Tam slipped from the bed, lifted down his leather jacket from the wall and struggled into it. He took up his padded helmet, switched off the light and, opening the door, stepped out into the darkness. Buttoning his jacket as he went, he made his way across by a short cut to the hangars and found Blackie surrounded by half a dozen officers already on the spot.

"Is that you, Tam? I want you to go up—there she goes!"

They listened.

"Whoom!"

"Fritz has sneaked across in the dark and is industriously bombing billets," he said; "he dodged the Creeper's Patrol. Go and see if you can find him."

"Whoom!"

The sound of the bursting bomb was nearer.

"'Tis safer in the air," said Tam as he swung into his fuselage. "Contact!"

A few seconds later, with a roar, the machine disappeared into the black wall of darkness.

It came back in less than a minute well overhead and Blackie, straining his eyes upward, followed its progress against the stars until it melted into the sky.

"Whoom!"

"He is looking for us," said Blackie; "stand by your hangars."

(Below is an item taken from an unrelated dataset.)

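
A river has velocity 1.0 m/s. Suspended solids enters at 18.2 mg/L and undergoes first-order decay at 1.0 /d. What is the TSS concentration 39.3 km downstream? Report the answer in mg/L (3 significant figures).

11.5 mg/L

Travel time t = 39.3 km / 1.0 m/s = 3.93e+04/1.0 = 3.93e+04 s = 0.4549 d.
First-order decay: C = 18.2·exp(−1.0·0.4549) = 18.2·0.6345 = 11.55 mg/L.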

To the northwest two swift beams of light were sweeping the sky urgently. From a point farther south sprang another beam.

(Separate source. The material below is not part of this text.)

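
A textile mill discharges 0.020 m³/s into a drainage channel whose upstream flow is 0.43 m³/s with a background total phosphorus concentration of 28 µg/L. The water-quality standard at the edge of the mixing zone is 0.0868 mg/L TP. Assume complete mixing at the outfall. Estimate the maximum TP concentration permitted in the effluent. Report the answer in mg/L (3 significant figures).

1.35 mg/L

28 µg/L = 0.028 mg/L.
Mass balance: 0.0868·0.45 = 0.02·Cₑ + 0.43·0.028.
Cₑ = (0.03906 − 0.01204) / 0.02 = 1.351 mg/L.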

"If Fritz doesn't locate us now he ought to be shot," growled Blackie.

But apparently Fritz had overshot the aerodrome, for the next explosion came a mile to the west.

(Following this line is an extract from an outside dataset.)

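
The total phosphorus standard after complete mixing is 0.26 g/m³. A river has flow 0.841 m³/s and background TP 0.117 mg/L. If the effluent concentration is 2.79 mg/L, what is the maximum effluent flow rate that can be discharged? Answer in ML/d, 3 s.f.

4.11 ML/d

Mass balance at complete mixing: C_std·(Q_w + Q_r) = Q_w·C_e + Q_r·C_b.
Rearranging, Q_w = Q_r·(C_std − C_b)/(C_e − C_std) = 0.841·(0.26 − 0.117) / (2.79 − 0.26) = 0.04753 m³/s.
= 4.107 ML/d.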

"Tam will see the burst," said young Austin and Blackie nodded.

There were no other explosions and they waited for ten minutes, then—

"Ticka-ticka-ticka-ticka!"

The sound came from right overhead.

"Tam's got him," whooped Blackie; "the devil must have been flying low."

"Tocka-tocka-tocka-tocka!"

"That's Fritz," said Blackie, "and that's Tam again."

Then one of the waving searchlights strayed in their direction, and down its white beam for the space of a hundred yards slid a ghostly white moth. It dipped suddenly and fell out of the light and in its wake, but above, burst three little green balls of fire—Tam's totem and sign-manual.

"Landing lights!" roared Blackie, and they had hardly been switched on when Tam swooped to the ground.

In the meantime a motor-car had gone swiftly in the direction of the fallen Hun machine.

"He crashed," said Tam breathlessly, as he jumped to the ground; "A'm afeered the puir body is hurt."

But the poor body was neither hurt nor frightened, nor indeed had he crashed.

In point of fact he had made a very good landing, considering the disadvantages under which he labored. They brought him into the mess-room, a tall stripling with shaven head and blue laughing eyes, and he took the coffee they offered him with a courteous little bow and a click of his heels.

"Baron von Treutzer," the prisoner introduced himself.

"I was afraid that a thousand meters was too low to fly, even at night," he said; "I suppose I didn't by any lucky chance get you. By the way, who brought me down? Tam?"

"Tam it was," said Blackie cheerfully, "and you didn't get us."

"I am sorry," said the baron. "May I ask you whether it was Tam who was doing stunts over our new gun?"

Blackie nodded.

"I thought it was. They have been cursing him all the evening—I mean, of course, the technical people," he added hastily, as though to emphasize the fact that the Imperial Air Service was above resentment. "Naturally they swore you had some kind of armor on your machine, and though we told them it was most unlikely, they insisted—you know what obstinate people these manufacturers are; in fact, they say that they saw it glitter," he laughed softly. "You see," he went on, "they don't understand this game. They can not understand why their wonderful"—he corrected himself swiftly—"why their gun did not get you. It would have been a terrible disappointment if they had brought you down and discovered that you were not sheeted in some new patent shell-proof steel."